The pattern shown in the ID data closely resembles other work showing abstraction or generalization as a function of sleep (e.g., Davis and Gaskell, 2009; Durrant et al., 2013; Fenn et al., 2003; Tamminen et al., 2010; Tamminen et al., 2012). For example, in Tamminen et al. (2012), reaction times to a speeded shadowing task decreased for the trained material immediately following morphological training, but generalization of performance to unfamiliar tokens was observed only when retested 2 days later. This suggests that consolidation during the between-session interval facilitated the improvement in task performance for tokens presented in an unfamiliar context. In this study and the present data, observed changes in performance are similarly indicative of qualitative changes in the sound-level information applied to the task. In particular, the contributing information no longer appears to be specific to the acoustic-phonetic context (our data) or morphophonemic context (Tamminen et al., 2012) encountered during training. There are at least two explanations for this qualitative change. First, overnight consolidation may induce a qualitative change in the memory trace itself during information transfer, transforming it from a specific, acoustic/sensory-based trace to a more abstracted representation.
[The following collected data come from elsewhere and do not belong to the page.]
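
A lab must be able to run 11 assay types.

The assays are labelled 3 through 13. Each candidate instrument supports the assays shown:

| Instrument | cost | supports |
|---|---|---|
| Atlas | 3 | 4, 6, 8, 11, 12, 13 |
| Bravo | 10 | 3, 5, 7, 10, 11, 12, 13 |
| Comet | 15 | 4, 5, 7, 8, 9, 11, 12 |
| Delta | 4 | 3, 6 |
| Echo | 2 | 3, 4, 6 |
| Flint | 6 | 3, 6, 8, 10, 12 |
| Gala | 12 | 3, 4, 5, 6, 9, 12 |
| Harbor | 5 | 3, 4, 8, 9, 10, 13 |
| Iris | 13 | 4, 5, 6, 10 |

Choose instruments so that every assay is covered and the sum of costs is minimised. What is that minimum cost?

17

Bravo, Echo, Harbor together cover every assay (Bravo ∪ Echo ∪ Harbor = {3, 4, 5, 6, 7, 8, 9, 10, 11, 12, 13}); total cost 10 + 2 + 5 = 17.
The greedy pick Atlas, Harbor, Bravo costs 18; no covering selection beats 17.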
Alternatively, generalization may instead reflect differences in the way information is retrieved from memory with a shift from episodic (training-specific) retrieval on day 1 to the use of features that are stripped of task-irrelevant details (abstracted) on day 2. Under either account, these findings support the interpretation that sleep promotes the abstraction of novel phonetic information, such that recall of category labels invoke non-specific information that can be applied to identify tokens produced by an unfamiliar talker. This view is consistent with the Complementary Systems Account of Learning (McClelland et al., 1995), and reports of sleep-mediated abstraction in other domains. In conclusion, while previous literature has focused on the role of input to the talker generalization of phonetic learning, this process appears to be facilitated also by the memory encoding processes during the sleep that follows training.

Acknowledgments

This work was supported by NIH NIDCD Grant Nos. R03 DC009495 and R01 DC013064 to E.B.M. and NIH NICHD Grant No. P01 HD001994 (Rueckl, PI). The content is the responsibility of the authors and does not necessarily represent official views of the NIH, NIDCD, or NICHD.

Footnotes

1

Fribbles stimulus images are available from Michael J. Tarr, Center for the Neural Basis of Cognition and Department of Psychology, Carnegie Mellon University at http://www.tarrlab.org/.

2

Note that it was not possible for participants to perform the identification task in the untrained vowel context. Because participants are trained to treat each CV syllable as a “word” matching a novel object (e.g., /ɖɛ/ is the name of one Fribble, /ɖɛ/ is the name of the other Fribble), participants had no match to any object with untrained “words” (e.g., /ɖa/ and /ɖa/).

3

Between-group comparisons at sessions 1 and 2 furthermore confirmed that performance between groups were not significantly different until time point 2 (Bonferroni correction applied). Values obtained for independent samples t-tests at each time point are as follows. Session 1: (t20 = 0.579, p = 0.569, CI: [−0.850, 760]), session 2: (t20 = −2.605, p = 0.017, CI: [−1.109, −3.816]).